Quin dà sempre la sensazione di avere tutti i giocatori dalla sua parte, incoraggiandoli ma tenendoli sempre sulla corda ogni qual volta che hanno un piccolo passaggio a vuoto. Questa alchimia, peraltro suscettibile ancora di diversi miglioramenti, si è costruita partendo da una difesa di livello assoluto, che concede 101 punti ogni 100 possessi (terza della Lega) e caratterizzata da diversi blocchi lontano dalla palla che consentono a Utah di subire poco dal lato debole e di contestare la maggior parte dei tiri avversari. In attacco l'organizzazione di gioco fa sì che il talento e l'incredibile completezza offensiva di Hayward non schiacci le qualità dei compagni. Questo senza contare l'importanza dell'approdo nella città del lago salato di George Hill - il quale al momento è ai box per un infortunio all'alluce del piede sinistro.

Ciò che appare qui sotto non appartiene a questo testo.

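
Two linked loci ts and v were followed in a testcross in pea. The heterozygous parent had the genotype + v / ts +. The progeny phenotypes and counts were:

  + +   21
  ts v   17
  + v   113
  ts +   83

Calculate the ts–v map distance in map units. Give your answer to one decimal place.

The recombinant classes are + + and ts v: 21 + 17 = 38.
Recombination frequency = 38/234 = 0.1624 ≈ 16.2%, i.e. 16.2 map units.

16.2 map units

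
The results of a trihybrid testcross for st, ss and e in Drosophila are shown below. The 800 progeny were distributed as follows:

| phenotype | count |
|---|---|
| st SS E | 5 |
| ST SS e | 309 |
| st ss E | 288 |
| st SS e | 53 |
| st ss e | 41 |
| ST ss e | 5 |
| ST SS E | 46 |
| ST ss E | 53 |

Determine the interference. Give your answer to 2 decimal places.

The two most frequent reciprocal classes, st ss E and ST SS e, are the parental types, so the F1 was st ss E / ST SS e.
The two rarest classes, st SS E and ST ss e, are the double crossovers. Comparing them with the parentals, only the ss allele has switched, so ss is the middle locus and the order is e – ss – st.
e–ss: (87 + 10)/800 = 0.1212; ss–st: (106 + 10)/800 = 0.1450.
Expected DCO frequency = 0.1212 × 0.1450 ≈ 0.01757; observed = 10/800 ≈ 0.01250.
Coefficient of coincidence = 0.01250/0.01757 ≈ 0.71; interference = 1 − 0.71 = 0.29.

0.29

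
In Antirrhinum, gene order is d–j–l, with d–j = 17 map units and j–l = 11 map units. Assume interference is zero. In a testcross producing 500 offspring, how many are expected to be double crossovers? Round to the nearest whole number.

Map distances give recombination frequencies of 0.170 and 0.110 for the two intervals.
With no interference, expected double-crossover frequency = 0.170 × 0.110 = 0.01870.
Expected number = 0.01870 × 500 = 9.35 ≈ 9.

9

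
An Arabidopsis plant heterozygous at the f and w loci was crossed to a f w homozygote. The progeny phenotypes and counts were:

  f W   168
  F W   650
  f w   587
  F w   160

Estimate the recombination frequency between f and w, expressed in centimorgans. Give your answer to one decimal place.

The two most frequent classes, F W (650) and f w (587), are the parental types, so the F1 was F W / f w.
The recombinant classes are F w and f W: 160 + 168 = 328.
Recombination frequency = 328/1565 = 0.2096 ≈ 21.0%, i.e. 21.0 centimorgans.

21.0 centimorgans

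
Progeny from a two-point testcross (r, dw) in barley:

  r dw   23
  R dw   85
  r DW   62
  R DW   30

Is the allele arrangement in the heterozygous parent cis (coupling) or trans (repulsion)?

trans

The two most frequent classes are R dw (85) and r DW (62); these are the parental (non-recombinant) types.
So the F1 carried R dw on one chromosome and r DW on the other — the recessive alleles are on opposite chromosomes (trans / repulsion).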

Parlando dell'ex Indiana, Snyder ha detto: "Penso ci si possa accorgere della sua abilità a far spaziare bene i compagni in campo e a tirare quando necessario. Rende più difficile da marcare Rodney Hood e Gordon Hayward. Il leader del gruppo è lui ed è conscio di quanto sia importante per noi la sua leadership. Questo è quello che fa un capitano". La sua importanza è emersa nella sfida contro Miami, dopo che due giorni prima l'attacco dei Jazz aveva impressionato contro gli Houston Rockets.
Senza l'ex Pacers si sono acuiti i vecchi problemi dei Jazz, che infatti sono l'ultima squadra della NBA per assist a partita, con appena 18.5 di media. La loro prevedibilità e lentezza nella costruzione del gioco è testimoniata dalla statistica relativa ai fast break points, che li vede penultimi con appena 8.6, e da quella riguardante il pace, il peggiore della NBA (fermo solamente a 93.2). Questo viene controbilanciato da un predominio nella restricted area con pochi eguali nella Association, come dimostra il 63.7% al tiro in questa zona di campo - solo Golden State fa meglio col 69.9%.
La capacità di Snyder di fare aggiustamenti sarà fondamentale nel prosieguo della stagione tanto quanto avere tutto il roster a disposizione. In questo senso sarà importante la capacità di gestire i clutch moments da parte di giocatori come Johnson e Diaw, che - specialmente in post season - potrebbero risultare decisivi. Questo senza considerare la crescita notevole di Rudy Gobert. Il francese quest'estate ha lavorato molto sulle situazioni di pick and roll, sui movimenti spalle a canestro e sui tiri liberi, con i risultati che sono già emersi in queste prime 21 partite (adesso dalla lunetta tira col 65,7%, mentre nel resto della sua carriera viaggiava intorno al 59,5%). L'impressione è che, se alla crescita del 24enne di San Quintino dovesse affiancarsi quella dei giovani Hood ed Exum - soprattutto in termini di continuità di rendimento - Utah sarà davvero dura da battere, specialmente per le sue rivali nella corsa ai playoff (difficile pensare che possa arrivare tra le prime quattro della Western Conference).
Il sentiero intrapreso è quello giusto, la squadra è compatta, l'allenatore tra i migliori in circolazione. What else?